1. Requirements and Challenges
Business demands faster delivery; delayed releases diminish product value.
Team size growth increases communication and coordination costs across multiple platforms.
Parallel branch development adds packaging and manual testing overhead.
Frequent test submissions require faster test response.
2. Client Continuous Integration Difficulties
Linking requirement creation to code branches, packaging projects, and test execution.
Ensuring traceability between requirements and code.
Automatically triggering builds from code changes.
Associating code changes with test scopes.
Managing merge conflicts and maintaining trunk stability with many parallel branches.

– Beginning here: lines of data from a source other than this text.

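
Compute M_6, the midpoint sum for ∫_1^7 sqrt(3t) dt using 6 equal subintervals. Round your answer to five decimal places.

20.25244

Δt = (7 − 1)/6 = 1.
Midpoints: 1.5, 2.5, 3.5, 4.5, 5.5, 6.5.
f(1.5) ≈ 2.12132, f(2.5) ≈ 2.73861, f(3.5) ≈ 3.24037, f(4.5) ≈ 3.67423, f(5.5) ≈ 4.06202, f(6.5) ≈ 4.41588.
Sum = Δt · [f(1.5) + f(2.5) + f(3.5) + ...].
Sum ≈ 20.25244.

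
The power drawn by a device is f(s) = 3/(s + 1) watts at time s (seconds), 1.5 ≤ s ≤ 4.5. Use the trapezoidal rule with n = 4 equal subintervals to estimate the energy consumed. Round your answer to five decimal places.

Δs = (4.5 − 1.5)/4 = 0.75.
f(1.5) = 1.2, f(2.25) = 12/13, f(3) = 0.75, f(3.75) = 12/19, f(4.5) = 6/11.
T_4 = (Δs/2)·[f(s_0) + 2f(s_1) + 2f(s_2) + 2f(s_3) + f(s_4)].
Sum ≈ 2.38304.

2.38304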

Triggering tests immediately after code submission and moving testing left.
Reducing automated test costs while improving efficiency.

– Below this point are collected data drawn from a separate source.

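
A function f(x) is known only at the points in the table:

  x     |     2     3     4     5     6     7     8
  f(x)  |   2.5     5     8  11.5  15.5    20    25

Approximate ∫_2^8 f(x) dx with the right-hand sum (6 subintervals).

85

Δx = 1.
Sum = 1·[5 + 8 + 11.5 + 15.5 + 20 + 25] = 85.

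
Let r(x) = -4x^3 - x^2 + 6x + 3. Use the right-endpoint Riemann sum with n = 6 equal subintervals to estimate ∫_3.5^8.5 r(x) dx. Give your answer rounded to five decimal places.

-6072.24537

Δx = (8.5 − 3.5)/6 = 5/6.
Right endpoints: 13/3, 31/6, 6, 41/6, 23/3, 8.5.
r(13/3) = -8512/27, r(31/6) = -58793/108, r(6) = -861, r(41/6) = -138133/108, r(23/3) = -48932/27, r(8.5) = -2474.75.
Sum = Δx · [r(13/3) + r(31/6) + r(6) + ...].
Sum ≈ -6072.24537.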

Lack of a unified tool platform for client‑side integration.
3. Implementing Client CI
To address the end‑to‑end workflow from requirement creation to release, Xianyu built a pipeline that automatically binds newly created requirement branches to the corresponding packaging projects, triggers builds on each commit, and launches automated test suites based on merge requests or push events. Test results are fed back instantly, highlighting issues on the project board to enable rapid defect resolution.
Automation and Unmanned Process
With the goal of unmanned, automated, and scalable CI, the team split work into two parts: lean development process support and automated test verification. The "fish CI" component handles demand binding, change listening, build triggering, and test execution, while "fish guard" schedules test jobs (UI traversal, UI recognition, monkey testing, unit tests) and reports results. Future plans include adding static code analysis, Weex automation, and server‑side tests.
Data Metrics
Following Peter Drucker’s principle, the pipeline tracks metrics in three dimensions: responsiveness (build time, feedback speed, integration frequency), efficiency (pipeline success rate), and quality (code changes, module distribution, bug counts). These indicators quantify continuous delivery capability and guide improvement.
4. Results
Since adopting the lean model in March, Xianyu reduced release cycles from one month to two weeks, increased build frequency, accelerated integration, and achieved higher quality, as shown by faster bug‑trend reduction and higher test coverage in the presented charts.
5. Conclusion and Future Plans
The team first unified the delivery process, then accelerated it, and finally achieved continuous, nightly, and on‑demand integration, enabling 24/7 releases with fully automated pipelines and testing.